GitLab will be switched during April/May 2023 Datacenter Switchback from codfw to eqiad (one week after the actual switchover, to not block dependencies). This task tracks the failover of the GitLab production instance in codfw (gitlab2002) to eqiad (gitlab1004).
Docs: https://wikitech.wikimedia.org/wiki/GitLab/Failover
Time: 09:00 UTC, May 2nd 2023
Checklist:
Preparations before downtime:
- prepare change to set profile::gitlab::service_name: 'gitlab.wikimedia.org' on gitlab1004, set gitlab1004 as profile::gitlab::active_host:, and set profile::gitlab::service_name: 'gitlab-replica-old.wikimedia.org on gitlab2002 operations/puppet/+/912881
- Prepare change to point DNS entry for gitlab.wikimedia.org to gitlab1004, and gitlab-replica-old.wikimedia.org to gitlab2002 operations/dns/+/912972
- apply gitlab-settings to gitlab1004 and gitlab2002
- announce downtime some days ahead on ops/releng list/broadcast message
Scheduled downtime:
- Announce downtime in #wikimedia-gitlab
- Start gitlab failover cookbook on the cumin host with cookbook sre.gitlab.failover --switch-from gitlab2002 --switch-to gitlab1004 -t T335504
- When prompted, merge the puppet change prepared above operations/puppet/+/912881
- When prompted, merge the DNS change prepared above and run `authdns-update on the DNS master, following the DNS update instructions -- operations/dns/+/912972
Falling back to manual steps:
If, for some reason, the cookbook cannot be used, the manual steps for failing over can be used here:
- Announce downtime in #wikimedia-gitlab
- pause all GitLab Runners (gitlab-settings ./runners active | tee active.txt && ./runners pause < active.txt)

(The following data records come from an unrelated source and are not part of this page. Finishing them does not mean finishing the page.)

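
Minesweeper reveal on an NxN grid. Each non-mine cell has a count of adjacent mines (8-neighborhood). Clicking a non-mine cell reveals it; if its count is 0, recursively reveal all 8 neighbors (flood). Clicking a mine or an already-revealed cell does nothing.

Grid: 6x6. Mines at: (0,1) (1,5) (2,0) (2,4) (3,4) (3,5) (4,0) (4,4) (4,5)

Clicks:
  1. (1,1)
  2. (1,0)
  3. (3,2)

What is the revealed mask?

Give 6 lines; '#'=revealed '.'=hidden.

Answer: ......
####..
.###..
.###..
.###..
.###..

Derivation:
Click 1 (1,1) count=2: revealed 1 new [(1,1)] -> total=1
Click 2 (1,0) count=2: revealed 1 new [(1,0)] -> total=2
Click 3 (3,2) count=0: revealed 14 new [(1,2) (1,3) (2,1) (2,2) (2,3) (3,1) (3,2) (3,3) (4,1) (4,2) (4,3) (5,1) (5,2) (5,3)] -> total=16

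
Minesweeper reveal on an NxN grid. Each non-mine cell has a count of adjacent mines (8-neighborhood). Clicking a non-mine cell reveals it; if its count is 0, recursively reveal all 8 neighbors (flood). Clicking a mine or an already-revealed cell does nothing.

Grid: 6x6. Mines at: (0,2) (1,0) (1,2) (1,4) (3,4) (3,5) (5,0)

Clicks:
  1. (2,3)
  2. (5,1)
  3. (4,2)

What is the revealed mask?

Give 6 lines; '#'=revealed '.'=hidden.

Answer: ......
......
####..
####..
######
.#####

Derivation:
Click 1 (2,3) count=3: revealed 1 new [(2,3)] -> total=1
Click 2 (5,1) count=1: revealed 1 new [(5,1)] -> total=2
Click 3 (4,2) count=0: revealed 17 new [(2,0) (2,1) (2,2) (3,0) (3,1) (3,2) (3,3) (4,0) (4,1) (4,2) (4,3) (4,4) (4,5) (5,2) (5,3) (5,4) (5,5)] -> total=19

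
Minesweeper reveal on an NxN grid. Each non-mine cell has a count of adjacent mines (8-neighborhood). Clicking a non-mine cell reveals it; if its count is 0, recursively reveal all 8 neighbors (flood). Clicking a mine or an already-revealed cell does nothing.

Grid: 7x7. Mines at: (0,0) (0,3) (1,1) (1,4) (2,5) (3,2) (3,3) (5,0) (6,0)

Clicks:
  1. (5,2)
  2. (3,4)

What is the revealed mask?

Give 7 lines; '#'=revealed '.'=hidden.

Answer: .......
.......
.......
....###
.######
.######
.######

Derivation:
Click 1 (5,2) count=0: revealed 21 new [(3,4) (3,5) (3,6) (4,1) (4,2) (4,3) (4,4) (4,5) (4,6) (5,1) (5,2) (5,3) (5,4) (5,5) (5,6) (6,1) (6,2) (6,3) (6,4) (6,5) (6,6)] -> total=21
Click 2 (3,4) count=2: revealed 0 new [(none)] -> total=21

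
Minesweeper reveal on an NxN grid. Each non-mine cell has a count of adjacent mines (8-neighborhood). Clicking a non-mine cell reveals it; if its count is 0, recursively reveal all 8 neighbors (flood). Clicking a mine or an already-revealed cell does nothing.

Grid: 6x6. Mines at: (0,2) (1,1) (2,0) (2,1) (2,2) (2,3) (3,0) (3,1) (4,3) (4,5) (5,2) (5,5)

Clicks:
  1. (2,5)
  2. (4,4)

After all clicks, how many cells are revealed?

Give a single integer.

Answer: 11

Derivation:
Click 1 (2,5) count=0: revealed 10 new [(0,3) (0,4) (0,5) (1,3) (1,4) (1,5) (2,4) (2,5) (3,4) (3,5)] -> total=10
Click 2 (4,4) count=3: revealed 1 new [(4,4)] -> total=11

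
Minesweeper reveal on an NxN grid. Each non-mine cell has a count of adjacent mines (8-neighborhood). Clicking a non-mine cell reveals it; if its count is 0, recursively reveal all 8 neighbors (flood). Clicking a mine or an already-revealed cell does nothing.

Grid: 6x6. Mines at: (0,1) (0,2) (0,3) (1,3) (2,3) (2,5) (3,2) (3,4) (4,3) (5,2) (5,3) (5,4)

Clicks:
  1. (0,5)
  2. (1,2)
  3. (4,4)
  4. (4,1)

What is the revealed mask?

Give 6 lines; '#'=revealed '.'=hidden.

Answer: ....##
..#.##
......
......
.#..#.
......

Derivation:
Click 1 (0,5) count=0: revealed 4 new [(0,4) (0,5) (1,4) (1,5)] -> total=4
Click 2 (1,2) count=5: revealed 1 new [(1,2)] -> total=5
Click 3 (4,4) count=4: revealed 1 new [(4,4)] -> total=6
Click 4 (4,1) count=2: revealed 1 new [(4,1)] -> total=7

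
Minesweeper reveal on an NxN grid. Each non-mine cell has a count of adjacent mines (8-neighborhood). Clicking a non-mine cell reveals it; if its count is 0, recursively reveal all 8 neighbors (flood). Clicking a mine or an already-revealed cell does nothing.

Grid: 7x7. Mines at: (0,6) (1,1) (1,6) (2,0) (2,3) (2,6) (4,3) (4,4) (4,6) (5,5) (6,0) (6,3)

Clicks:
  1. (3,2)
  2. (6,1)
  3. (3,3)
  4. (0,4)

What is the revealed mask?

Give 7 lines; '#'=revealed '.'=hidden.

Answer: ..####.
..####.
.......
..##...
.......
.......
.#.....

Derivation:
Click 1 (3,2) count=2: revealed 1 new [(3,2)] -> total=1
Click 2 (6,1) count=1: revealed 1 new [(6,1)] -> total=2
Click 3 (3,3) count=3: revealed 1 new [(3,3)] -> total=3
Click 4 (0,4) count=0: revealed 8 new [(0,2) (0,3) (0,4) (0,5) (1,2) (1,3) (1,4) (1,5)] -> total=11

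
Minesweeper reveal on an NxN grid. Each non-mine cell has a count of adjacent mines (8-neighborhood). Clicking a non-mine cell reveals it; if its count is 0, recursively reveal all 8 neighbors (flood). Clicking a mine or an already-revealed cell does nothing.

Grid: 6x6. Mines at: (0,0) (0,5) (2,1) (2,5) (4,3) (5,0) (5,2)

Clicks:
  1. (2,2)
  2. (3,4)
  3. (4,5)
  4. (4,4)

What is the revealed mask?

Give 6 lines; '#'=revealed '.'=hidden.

Answer: ......
......
..#...
....##
....##
....##

Derivation:
Click 1 (2,2) count=1: revealed 1 new [(2,2)] -> total=1
Click 2 (3,4) count=2: revealed 1 new [(3,4)] -> total=2
Click 3 (4,5) count=0: revealed 5 new [(3,5) (4,4) (4,5) (5,4) (5,5)] -> total=7
Click 4 (4,4) count=1: revealed 0 new [(none)] -> total=7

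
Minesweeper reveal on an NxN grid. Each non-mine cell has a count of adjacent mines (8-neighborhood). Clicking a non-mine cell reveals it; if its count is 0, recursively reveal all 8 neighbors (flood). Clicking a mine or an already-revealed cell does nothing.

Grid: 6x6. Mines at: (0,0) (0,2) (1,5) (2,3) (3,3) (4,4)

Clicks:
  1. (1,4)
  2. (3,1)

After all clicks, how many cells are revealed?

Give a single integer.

Answer: 18

Derivation:
Click 1 (1,4) count=2: revealed 1 new [(1,4)] -> total=1
Click 2 (3,1) count=0: revealed 17 new [(1,0) (1,1) (1,2) (2,0) (2,1) (2,2) (3,0) (3,1) (3,2) (4,0) (4,1) (4,2) (4,3) (5,0) (5,1) (5,2) (5,3)] -> total=18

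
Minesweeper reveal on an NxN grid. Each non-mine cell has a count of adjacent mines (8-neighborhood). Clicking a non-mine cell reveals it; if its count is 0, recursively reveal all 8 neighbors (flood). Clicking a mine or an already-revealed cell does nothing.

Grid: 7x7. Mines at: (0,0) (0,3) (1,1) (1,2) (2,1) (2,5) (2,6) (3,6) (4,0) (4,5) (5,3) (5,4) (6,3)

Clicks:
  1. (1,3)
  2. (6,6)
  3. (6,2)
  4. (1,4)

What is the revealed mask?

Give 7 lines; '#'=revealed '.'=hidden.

Answer: .......
...##..
.......
.......
.......
.....##
..#..##

Derivation:
Click 1 (1,3) count=2: revealed 1 new [(1,3)] -> total=1
Click 2 (6,6) count=0: revealed 4 new [(5,5) (5,6) (6,5) (6,6)] -> total=5
Click 3 (6,2) count=2: revealed 1 new [(6,2)] -> total=6
Click 4 (1,4) count=2: revealed 1 new [(1,4)] -> total=7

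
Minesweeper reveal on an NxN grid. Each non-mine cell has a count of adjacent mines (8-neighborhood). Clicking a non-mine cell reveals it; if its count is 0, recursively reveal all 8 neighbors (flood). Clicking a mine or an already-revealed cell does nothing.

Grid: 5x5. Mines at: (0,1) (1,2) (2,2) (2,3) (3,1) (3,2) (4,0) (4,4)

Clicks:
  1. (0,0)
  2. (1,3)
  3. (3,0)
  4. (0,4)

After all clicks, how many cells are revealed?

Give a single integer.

Click 1 (0,0) count=1: revealed 1 new [(0,0)] -> total=1
Click 2 (1,3) count=3: revealed 1 new [(1,3)] -> total=2
Click 3 (3,0) count=2: revealed 1 new [(3,0)] -> total=3
Click 4 (0,4) count=0: revealed 3 new [(0,3) (0,4) (1,4)] -> total=6

Answer: 6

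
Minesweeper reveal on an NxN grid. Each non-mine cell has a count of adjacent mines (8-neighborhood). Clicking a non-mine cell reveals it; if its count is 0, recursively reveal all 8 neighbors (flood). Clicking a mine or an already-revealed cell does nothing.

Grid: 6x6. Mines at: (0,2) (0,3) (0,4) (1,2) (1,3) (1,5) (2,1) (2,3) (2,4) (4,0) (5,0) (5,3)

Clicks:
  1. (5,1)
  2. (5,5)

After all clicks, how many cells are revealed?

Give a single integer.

Click 1 (5,1) count=2: revealed 1 new [(5,1)] -> total=1
Click 2 (5,5) count=0: revealed 6 new [(3,4) (3,5) (4,4) (4,5) (5,4) (5,5)] -> total=7

Answer: 7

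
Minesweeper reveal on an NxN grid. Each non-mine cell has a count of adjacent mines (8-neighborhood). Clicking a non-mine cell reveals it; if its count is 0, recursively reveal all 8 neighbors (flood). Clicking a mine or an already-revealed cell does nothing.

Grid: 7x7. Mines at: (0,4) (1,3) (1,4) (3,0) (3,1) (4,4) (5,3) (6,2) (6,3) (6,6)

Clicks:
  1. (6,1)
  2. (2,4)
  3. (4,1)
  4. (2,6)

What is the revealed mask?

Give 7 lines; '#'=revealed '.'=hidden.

Answer: .....##
.....##
....###
.....##
.#...##
.....##
.#.....

Derivation:
Click 1 (6,1) count=1: revealed 1 new [(6,1)] -> total=1
Click 2 (2,4) count=2: revealed 1 new [(2,4)] -> total=2
Click 3 (4,1) count=2: revealed 1 new [(4,1)] -> total=3
Click 4 (2,6) count=0: revealed 12 new [(0,5) (0,6) (1,5) (1,6) (2,5) (2,6) (3,5) (3,6) (4,5) (4,6) (5,5) (5,6)] -> total=15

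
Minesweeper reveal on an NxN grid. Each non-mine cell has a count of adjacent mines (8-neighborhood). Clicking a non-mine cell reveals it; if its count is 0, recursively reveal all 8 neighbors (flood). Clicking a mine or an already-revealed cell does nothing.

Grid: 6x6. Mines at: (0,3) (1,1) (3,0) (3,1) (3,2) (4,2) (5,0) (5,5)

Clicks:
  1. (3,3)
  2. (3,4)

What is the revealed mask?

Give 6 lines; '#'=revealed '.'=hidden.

Answer: ....##
...###
...###
...###
...###
......

Derivation:
Click 1 (3,3) count=2: revealed 1 new [(3,3)] -> total=1
Click 2 (3,4) count=0: revealed 13 new [(0,4) (0,5) (1,3) (1,4) (1,5) (2,3) (2,4) (2,5) (3,4) (3,5) (4,3) (4,4) (4,5)] -> total=14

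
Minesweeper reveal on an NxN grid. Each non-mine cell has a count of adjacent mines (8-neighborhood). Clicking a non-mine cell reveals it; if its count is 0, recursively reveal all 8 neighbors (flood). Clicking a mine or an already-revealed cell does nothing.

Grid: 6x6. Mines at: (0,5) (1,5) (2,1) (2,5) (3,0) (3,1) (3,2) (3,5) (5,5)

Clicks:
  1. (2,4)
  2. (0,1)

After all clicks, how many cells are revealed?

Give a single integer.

Answer: 13

Derivation:
Click 1 (2,4) count=3: revealed 1 new [(2,4)] -> total=1
Click 2 (0,1) count=0: revealed 12 new [(0,0) (0,1) (0,2) (0,3) (0,4) (1,0) (1,1) (1,2) (1,3) (1,4) (2,2) (2,3)] -> total=13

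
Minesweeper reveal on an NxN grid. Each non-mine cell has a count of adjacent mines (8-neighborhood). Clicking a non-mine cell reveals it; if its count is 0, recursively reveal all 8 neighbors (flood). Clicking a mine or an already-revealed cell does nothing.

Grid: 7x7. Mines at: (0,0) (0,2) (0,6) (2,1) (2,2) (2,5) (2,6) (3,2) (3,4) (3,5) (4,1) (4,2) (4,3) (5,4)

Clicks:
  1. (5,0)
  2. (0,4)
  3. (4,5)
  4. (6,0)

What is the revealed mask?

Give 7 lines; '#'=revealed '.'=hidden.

Click 1 (5,0) count=1: revealed 1 new [(5,0)] -> total=1
Click 2 (0,4) count=0: revealed 6 new [(0,3) (0,4) (0,5) (1,3) (1,4) (1,5)] -> total=7
Click 3 (4,5) count=3: revealed 1 new [(4,5)] -> total=8
Click 4 (6,0) count=0: revealed 7 new [(5,1) (5,2) (5,3) (6,0) (6,1) (6,2) (6,3)] -> total=15

Answer: ...###.
...###.
.......
.......
.....#.
####...
####...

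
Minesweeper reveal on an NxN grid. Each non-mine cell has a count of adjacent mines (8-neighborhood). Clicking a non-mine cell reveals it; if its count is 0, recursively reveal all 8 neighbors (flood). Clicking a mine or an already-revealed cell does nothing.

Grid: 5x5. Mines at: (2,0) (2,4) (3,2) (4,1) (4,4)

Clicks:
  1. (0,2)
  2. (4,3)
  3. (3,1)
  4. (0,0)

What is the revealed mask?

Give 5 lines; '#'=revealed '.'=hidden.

Answer: #####
#####
.###.
.#...
...#.

Derivation:
Click 1 (0,2) count=0: revealed 13 new [(0,0) (0,1) (0,2) (0,3) (0,4) (1,0) (1,1) (1,2) (1,3) (1,4) (2,1) (2,2) (2,3)] -> total=13
Click 2 (4,3) count=2: revealed 1 new [(4,3)] -> total=14
Click 3 (3,1) count=3: revealed 1 new [(3,1)] -> total=15
Click 4 (0,0) count=0: revealed 0 new [(none)] -> total=15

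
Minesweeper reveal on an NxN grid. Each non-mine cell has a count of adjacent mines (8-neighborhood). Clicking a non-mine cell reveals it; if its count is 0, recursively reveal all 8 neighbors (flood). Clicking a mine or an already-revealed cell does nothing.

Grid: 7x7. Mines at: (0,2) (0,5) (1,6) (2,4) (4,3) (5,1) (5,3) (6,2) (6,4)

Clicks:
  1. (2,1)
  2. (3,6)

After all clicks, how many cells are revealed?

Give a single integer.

Click 1 (2,1) count=0: revealed 17 new [(0,0) (0,1) (1,0) (1,1) (1,2) (1,3) (2,0) (2,1) (2,2) (2,3) (3,0) (3,1) (3,2) (3,3) (4,0) (4,1) (4,2)] -> total=17
Click 2 (3,6) count=0: revealed 13 new [(2,5) (2,6) (3,4) (3,5) (3,6) (4,4) (4,5) (4,6) (5,4) (5,5) (5,6) (6,5) (6,6)] -> total=30

Answer: 30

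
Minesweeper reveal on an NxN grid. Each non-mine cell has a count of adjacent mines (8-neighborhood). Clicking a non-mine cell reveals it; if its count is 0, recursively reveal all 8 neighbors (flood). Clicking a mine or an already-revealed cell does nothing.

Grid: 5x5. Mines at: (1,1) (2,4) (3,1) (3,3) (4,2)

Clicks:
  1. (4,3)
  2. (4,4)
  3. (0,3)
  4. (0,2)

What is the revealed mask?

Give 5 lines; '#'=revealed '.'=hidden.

Click 1 (4,3) count=2: revealed 1 new [(4,3)] -> total=1
Click 2 (4,4) count=1: revealed 1 new [(4,4)] -> total=2
Click 3 (0,3) count=0: revealed 6 new [(0,2) (0,3) (0,4) (1,2) (1,3) (1,4)] -> total=8
Click 4 (0,2) count=1: revealed 0 new [(none)] -> total=8

Answer: ..###
..###
.....
.....
...##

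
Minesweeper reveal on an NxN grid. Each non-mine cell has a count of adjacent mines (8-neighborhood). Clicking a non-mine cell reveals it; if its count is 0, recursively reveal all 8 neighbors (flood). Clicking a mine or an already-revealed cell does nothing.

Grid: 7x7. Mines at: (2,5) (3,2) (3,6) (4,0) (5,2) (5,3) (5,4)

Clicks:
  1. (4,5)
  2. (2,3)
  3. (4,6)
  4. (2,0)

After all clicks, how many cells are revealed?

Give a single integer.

Click 1 (4,5) count=2: revealed 1 new [(4,5)] -> total=1
Click 2 (2,3) count=1: revealed 1 new [(2,3)] -> total=2
Click 3 (4,6) count=1: revealed 1 new [(4,6)] -> total=3
Click 4 (2,0) count=0: revealed 20 new [(0,0) (0,1) (0,2) (0,3) (0,4) (0,5) (0,6) (1,0) (1,1) (1,2) (1,3) (1,4) (1,5) (1,6) (2,0) (2,1) (2,2) (2,4) (3,0) (3,1)] -> total=23

Answer: 23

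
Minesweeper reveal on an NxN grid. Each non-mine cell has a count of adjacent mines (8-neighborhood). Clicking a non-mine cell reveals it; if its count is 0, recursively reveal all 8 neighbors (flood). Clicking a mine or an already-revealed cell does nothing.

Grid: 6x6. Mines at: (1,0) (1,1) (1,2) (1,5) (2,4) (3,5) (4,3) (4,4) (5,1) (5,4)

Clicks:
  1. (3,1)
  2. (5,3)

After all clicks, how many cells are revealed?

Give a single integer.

Answer: 10

Derivation:
Click 1 (3,1) count=0: revealed 9 new [(2,0) (2,1) (2,2) (3,0) (3,1) (3,2) (4,0) (4,1) (4,2)] -> total=9
Click 2 (5,3) count=3: revealed 1 new [(5,3)] -> total=10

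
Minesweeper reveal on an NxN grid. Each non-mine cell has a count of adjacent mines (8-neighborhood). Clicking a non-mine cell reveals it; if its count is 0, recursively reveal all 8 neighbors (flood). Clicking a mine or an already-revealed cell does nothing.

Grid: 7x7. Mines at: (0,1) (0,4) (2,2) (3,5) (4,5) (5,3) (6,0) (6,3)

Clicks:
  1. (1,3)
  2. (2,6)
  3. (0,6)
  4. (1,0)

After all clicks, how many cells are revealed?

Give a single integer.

Click 1 (1,3) count=2: revealed 1 new [(1,3)] -> total=1
Click 2 (2,6) count=1: revealed 1 new [(2,6)] -> total=2
Click 3 (0,6) count=0: revealed 5 new [(0,5) (0,6) (1,5) (1,6) (2,5)] -> total=7
Click 4 (1,0) count=1: revealed 1 new [(1,0)] -> total=8

Answer: 8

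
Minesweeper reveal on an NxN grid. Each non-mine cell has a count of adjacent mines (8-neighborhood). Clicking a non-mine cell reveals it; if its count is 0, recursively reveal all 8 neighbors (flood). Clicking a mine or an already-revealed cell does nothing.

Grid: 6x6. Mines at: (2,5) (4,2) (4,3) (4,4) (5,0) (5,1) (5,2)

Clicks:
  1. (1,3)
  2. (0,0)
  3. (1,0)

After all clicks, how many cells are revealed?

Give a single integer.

Click 1 (1,3) count=0: revealed 24 new [(0,0) (0,1) (0,2) (0,3) (0,4) (0,5) (1,0) (1,1) (1,2) (1,3) (1,4) (1,5) (2,0) (2,1) (2,2) (2,3) (2,4) (3,0) (3,1) (3,2) (3,3) (3,4) (4,0) (4,1)] -> total=24
Click 2 (0,0) count=0: revealed 0 new [(none)] -> total=24
Click 3 (1,0) count=0: revealed 0 new [(none)] -> total=24

Answer: 24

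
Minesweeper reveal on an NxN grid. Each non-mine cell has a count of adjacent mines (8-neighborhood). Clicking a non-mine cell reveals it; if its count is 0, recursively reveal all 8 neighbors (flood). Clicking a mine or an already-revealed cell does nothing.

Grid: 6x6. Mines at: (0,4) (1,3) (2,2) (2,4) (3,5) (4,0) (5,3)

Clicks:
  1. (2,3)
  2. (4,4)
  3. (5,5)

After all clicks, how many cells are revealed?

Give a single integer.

Answer: 5

Derivation:
Click 1 (2,3) count=3: revealed 1 new [(2,3)] -> total=1
Click 2 (4,4) count=2: revealed 1 new [(4,4)] -> total=2
Click 3 (5,5) count=0: revealed 3 new [(4,5) (5,4) (5,5)] -> total=5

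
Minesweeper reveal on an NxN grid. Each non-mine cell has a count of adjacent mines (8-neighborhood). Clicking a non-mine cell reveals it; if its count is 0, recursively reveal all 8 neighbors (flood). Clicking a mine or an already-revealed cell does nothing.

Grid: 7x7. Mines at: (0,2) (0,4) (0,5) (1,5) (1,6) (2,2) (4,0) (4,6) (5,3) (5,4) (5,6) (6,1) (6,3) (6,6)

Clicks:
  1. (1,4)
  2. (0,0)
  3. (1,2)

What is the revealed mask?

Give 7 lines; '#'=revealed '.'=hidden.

Answer: ##.....
###.#..
##.....
##.....
.......
.......
.......

Derivation:
Click 1 (1,4) count=3: revealed 1 new [(1,4)] -> total=1
Click 2 (0,0) count=0: revealed 8 new [(0,0) (0,1) (1,0) (1,1) (2,0) (2,1) (3,0) (3,1)] -> total=9
Click 3 (1,2) count=2: revealed 1 new [(1,2)] -> total=10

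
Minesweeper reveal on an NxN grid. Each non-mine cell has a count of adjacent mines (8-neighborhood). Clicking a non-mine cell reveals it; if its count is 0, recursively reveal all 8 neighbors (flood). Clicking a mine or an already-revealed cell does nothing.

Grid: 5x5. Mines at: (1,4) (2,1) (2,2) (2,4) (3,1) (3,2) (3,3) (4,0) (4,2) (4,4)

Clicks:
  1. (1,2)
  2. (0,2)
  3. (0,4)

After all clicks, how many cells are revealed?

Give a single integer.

Click 1 (1,2) count=2: revealed 1 new [(1,2)] -> total=1
Click 2 (0,2) count=0: revealed 7 new [(0,0) (0,1) (0,2) (0,3) (1,0) (1,1) (1,3)] -> total=8
Click 3 (0,4) count=1: revealed 1 new [(0,4)] -> total=9

Answer: 9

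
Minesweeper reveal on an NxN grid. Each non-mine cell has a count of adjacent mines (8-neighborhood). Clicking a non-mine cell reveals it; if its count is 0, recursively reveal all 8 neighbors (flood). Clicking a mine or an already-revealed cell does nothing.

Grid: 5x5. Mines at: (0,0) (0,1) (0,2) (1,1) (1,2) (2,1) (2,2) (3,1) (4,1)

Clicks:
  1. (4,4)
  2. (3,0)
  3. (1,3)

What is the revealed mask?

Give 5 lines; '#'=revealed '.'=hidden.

Click 1 (4,4) count=0: revealed 12 new [(0,3) (0,4) (1,3) (1,4) (2,3) (2,4) (3,2) (3,3) (3,4) (4,2) (4,3) (4,4)] -> total=12
Click 2 (3,0) count=3: revealed 1 new [(3,0)] -> total=13
Click 3 (1,3) count=3: revealed 0 new [(none)] -> total=13

Answer: ...##
...##
...##
#.###
..###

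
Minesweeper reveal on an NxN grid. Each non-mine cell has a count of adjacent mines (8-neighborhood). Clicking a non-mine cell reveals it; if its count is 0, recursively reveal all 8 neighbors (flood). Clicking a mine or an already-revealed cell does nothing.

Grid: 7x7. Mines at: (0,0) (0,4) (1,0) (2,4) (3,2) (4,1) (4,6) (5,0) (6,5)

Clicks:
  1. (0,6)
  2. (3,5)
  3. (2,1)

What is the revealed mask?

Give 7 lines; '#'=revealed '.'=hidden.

Answer: .....##
.....##
.#...##
.....##
.......
.......
.......

Derivation:
Click 1 (0,6) count=0: revealed 8 new [(0,5) (0,6) (1,5) (1,6) (2,5) (2,6) (3,5) (3,6)] -> total=8
Click 2 (3,5) count=2: revealed 0 new [(none)] -> total=8
Click 3 (2,1) count=2: revealed 1 new [(2,1)] -> total=9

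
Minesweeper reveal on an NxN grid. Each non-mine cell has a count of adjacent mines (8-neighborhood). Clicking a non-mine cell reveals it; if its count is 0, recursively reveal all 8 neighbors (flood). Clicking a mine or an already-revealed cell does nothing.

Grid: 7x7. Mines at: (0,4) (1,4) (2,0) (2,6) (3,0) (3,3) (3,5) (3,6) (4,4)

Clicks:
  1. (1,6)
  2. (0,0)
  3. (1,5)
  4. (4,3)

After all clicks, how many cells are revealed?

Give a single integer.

Answer: 14

Derivation:
Click 1 (1,6) count=1: revealed 1 new [(1,6)] -> total=1
Click 2 (0,0) count=0: revealed 11 new [(0,0) (0,1) (0,2) (0,3) (1,0) (1,1) (1,2) (1,3) (2,1) (2,2) (2,3)] -> total=12
Click 3 (1,5) count=3: revealed 1 new [(1,5)] -> total=13
Click 4 (4,3) count=2: revealed 1 new [(4,3)] -> total=14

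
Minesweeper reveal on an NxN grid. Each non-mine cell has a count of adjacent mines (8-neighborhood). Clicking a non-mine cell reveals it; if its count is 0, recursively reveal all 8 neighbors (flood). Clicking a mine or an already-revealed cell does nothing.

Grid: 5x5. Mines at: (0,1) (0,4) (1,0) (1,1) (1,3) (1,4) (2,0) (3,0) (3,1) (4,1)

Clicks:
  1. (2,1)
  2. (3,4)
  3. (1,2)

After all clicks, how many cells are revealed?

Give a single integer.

Click 1 (2,1) count=5: revealed 1 new [(2,1)] -> total=1
Click 2 (3,4) count=0: revealed 9 new [(2,2) (2,3) (2,4) (3,2) (3,3) (3,4) (4,2) (4,3) (4,4)] -> total=10
Click 3 (1,2) count=3: revealed 1 new [(1,2)] -> total=11

Answer: 11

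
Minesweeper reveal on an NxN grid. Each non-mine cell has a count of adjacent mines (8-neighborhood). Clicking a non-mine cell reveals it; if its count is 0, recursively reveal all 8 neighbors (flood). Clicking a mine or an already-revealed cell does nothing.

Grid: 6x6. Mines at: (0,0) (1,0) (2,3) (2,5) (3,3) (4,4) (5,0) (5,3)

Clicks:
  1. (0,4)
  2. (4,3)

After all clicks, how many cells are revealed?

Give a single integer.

Answer: 11

Derivation:
Click 1 (0,4) count=0: revealed 10 new [(0,1) (0,2) (0,3) (0,4) (0,5) (1,1) (1,2) (1,3) (1,4) (1,5)] -> total=10
Click 2 (4,3) count=3: revealed 1 new [(4,3)] -> total=11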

- downtime gitlab2002 sudo cookbook sre.hosts.downtime -r "Running failover to gitlab1004 - T329931" -M 120 'gitlab2002.wikimedia.org'
- stop puppet on gitlab2002 with sudo disable-puppet "Running failover to gitlab1004 - T329931"
- stop GitLab on gitlab2002 with gitlab-ctl stop nginx
- stop ssh-gitlab daemon on gitlab2002 with systemctl stop ssh-gitlab
- create full backup on gitlab2002 with /usr/bin/gitlab-backup create CRON=1 GZIP_RSYNCABLE="true" GITLAB_BACKUP_MAX_CONCURRENCY="4" GITLAB_BACKUP_MAX_STORAGE_CONCURRENCY="1"
- sync backup, on gitlab2002 run /usr/bin/rsync -avp /srv/gitlab-backup/ rsync://gitlab1004.wikimedia.org/data-backup
- merge change to set profile::gitlab::service_name: 'gitlab.wikimedia.org' on gitlab1004 and run puppet operations/puppet/+/912881
- trigger restore on gitlab1004 run sudo systemctl start backup-restore.service (for logs, run journalctl -f -u backup-restore.service)
- merge change to point DNS entry for gitlab.wikimedia.org to gitlab1004 gitlab-replica-old.wikimedia.org to gitlab2002 operations/dns/+/912972
- verify installation
- enable puppet on gitlab2002 with sudo run-puppet-agent -e "Running failover to gitlab1004 - T329931"
- start ssh-gitlab daemon on gitlab2002 with systemctl start ssh-gitlab
- unpause all GitLab Runners (gitlab-settings ./runners unpause < active.txt)
- announce end of downtime